Taranto, il diritto di meritare qualcosa di migliore
“Il primo che, avendo cintato un terreno, pensò di affermare: “Questo è mio”, e trovò delle persone abbastanza stupide da credergli, fu il vero fondatore della società civile” (Rousseau, “Discorso sull’origine della diseguaglianza”, 1750)
È chiaramente una frase ironica, tagliente, drammatica, dalla quale traggo spunto per calarla nella realtà dei giorni nostri. Il filosofo francese inneggia e loda lo “stato di natura” nel quale tutti gli uomini sono uguali, non esistono vinti e vincitori, bravi e meno bravi, intelligenti e furbi; nessuno possiede più di ciò che gli basti per vivere, non esistono prepotenze perché ancora non esiste il concetto di diseguaglianza. Tutti gli uomini sono veramente uguali e godono degli stessi diritti.
Il primo uomo che ha avuto necessità di introdurre il concetto di proprietà, desiderando più di quanto la natura non gli offrisse, è stato colui che ha diffuso il virus della diseguaglianza.
Ora come allora, si assiste al diffondersi di abusi e di prepotenze che vedono terre, pacifiche e non sofisticate, che vengono quotidianamente private della loro libertà a vivere, a esistere.

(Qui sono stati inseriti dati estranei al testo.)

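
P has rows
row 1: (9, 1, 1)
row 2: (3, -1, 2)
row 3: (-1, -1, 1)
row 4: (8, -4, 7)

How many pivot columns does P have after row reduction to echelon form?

2

Row reduce to echelon form.
R2 ← R2 − (1/3)·R1: [0, -4/3, 5/3]
R3 ← R3 + (1/9)·R1: [0, -8/9, 10/9]
R4 ← R4 − (8/9)·R1: [0, -44/9, 55/9]
R3 ← R3 − (2/3)·R2: [0, 0, 0]
R4 ← R4 − (11/3)·R2: [0, 0, 0]
Echelon form has 2 nonzero rows, so rank(P) = 2.
Each nonzero row contributes one pivot column: 2 pivot columns.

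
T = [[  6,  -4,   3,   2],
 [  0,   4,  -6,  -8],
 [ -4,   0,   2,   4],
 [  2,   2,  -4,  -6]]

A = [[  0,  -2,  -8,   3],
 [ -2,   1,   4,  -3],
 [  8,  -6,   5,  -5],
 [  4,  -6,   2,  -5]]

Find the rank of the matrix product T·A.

2

First compute TA:
[[ 40, -46, -45,   5],
 [-88,  88, -30,  58],
 [ 32, -28,  50, -42],
 [-60,  58, -40,  50]]
Now row reduce the product.
R2 ← R2 + (11/5)·R1: [0, -66/5, -129, 69]
R3 ← R3 − (4/5)·R1: [0, 44/5, 86, -46]
R4 ← R4 + (3/2)·R1: [0, -11, -215/2, 115/2]
R3 ← R3 + (2/3)·R2: [0, 0, 0, 0]
R4 ← R4 − (5/6)·R2: [0, 0, 0, 0]
2 nonzero rows, so rank(TA) = 2.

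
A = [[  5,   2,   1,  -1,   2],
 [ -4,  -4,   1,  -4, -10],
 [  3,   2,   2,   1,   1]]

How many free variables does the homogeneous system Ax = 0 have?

Row reduce to echelon form.
R2 ← R2 + (4/5)·R1: [0, -12/5, 9/5, -24/5, -42/5]
R3 ← R3 − (3/5)·R1: [0, 4/5, 7/5, 8/5, -1/5]
R3 ← R3 + (1/3)·R2: [0, 0, 2, 0, -3]
3 nonzero rows, so rank(A) = 3.
A has 5 columns; by rank–nullity, nullity = 5 − 3 = 2.

2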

Esistono terre nelle quali viene tolta la libertà di potere aprire liberamente una finestra perché il polverino di carbone e ferro è lì in agguato, pronto a toglierti la libertà a vivere.
Esistono terre nelle quali viene tolta la libertà a dei bambini, figli di quella stessa terra, a giocare sui prati perché il polverino di carbone e ferro è lì in agguato, pronto a toglierti la libertà di giocare.
Esistono terre nelle quali viene tolta la libertà a della povera gente di poter pregare i propri morti in santa pace perché il polverino di carbone e ferro è lì in agguato, pronto a toglierti la libertà a morire dignitosamente.
Dove risiede la libertà di uomo, si chiami esso “Riva” oppure “Stato”, a cintare un terreno e dire: ”Questo è mio, e ciò che un tempo vi apparteneva ora non vi appartiene più”?
Può qualcuno insediarsi nelle vite di una comunità e dire loro: “Questa terra è mia, la stupro, e vi consento di viverci alle mie condizioni”? “Può un uomo tutto questo”?
Ovunque mi giro vedo alberi di ciminiere con fumi al posto delle foglie e mi chiedo: “Dove è finita la mia libertà di meritare un qualcosa che sia diverso da quello che vedo oggi”? “Può un uomo togliermi tutto questo”? E se si, mi chiedo: “A nome di cosa può farlo”?
Qualcuno mi risponderebbe: “A nome del lavoro e dell’occupazione” e io gli direi: “Falso!”…perché a Taranto muore di cancro anche chi il lavoro non ce l’ha e un solo morto in nome del profitto giustifica a togliere quel diritto a quel qualcuno, si chiami “Riva” oppure “Stato”, che si è accollato a limitare le libertà di un popolo.
Sono consapevole del fatto che a Taranto le “persone abbastanza stupide”, di cui parla il filosofo, siano sempre di meno e sia pertanto sempre meno giustificabile quel sopruso, quell’abuso e quello stupro che ancora oggi (non dimentichiamolo, ancora oggi) ci viene fatto.
Sono consapevole del fatto che stia nascendo una Taranto Nuova, una Taranto che non sia più disposta più ad abbassare gli occhi e a subire, una Taranto che non sia più disposta ad accettare le mance di chi, si chiami “Riva” oppure “Stato”, quotidianamente toglie il fiato a quei feti innocenti, che muoiono ancora prima di vedere la luce.
Non so se avrò il tempo per vedere una Taranto senza Ilva, una Taranto che non sia Ilva, ma ringrazio il Cielo per vivere nel tempo in cui, al contrario di ciò che fu per i nostri padri, si ha il coraggio di dire: “No, grazie”, “Questo noi non lo vogliamo”, “Noi ci accontentiamo delle mance”, “Noi desideriamo un qualcosa di nuovo, di diverso”.
Chiunque giungerà a Taranto dovrà essere consapevole del fatto che non troverà più “gente abbastanza stupida” da accettare chi, indiscriminatamente e senza diritto alcuno, cinterà il terreno e dirà: “Questo non vi appartiene più, questo è mio”.
Chiunque giungerà a Taranto troverà gente nuova, di una Taranto Nuova, gente che ama la sua terra.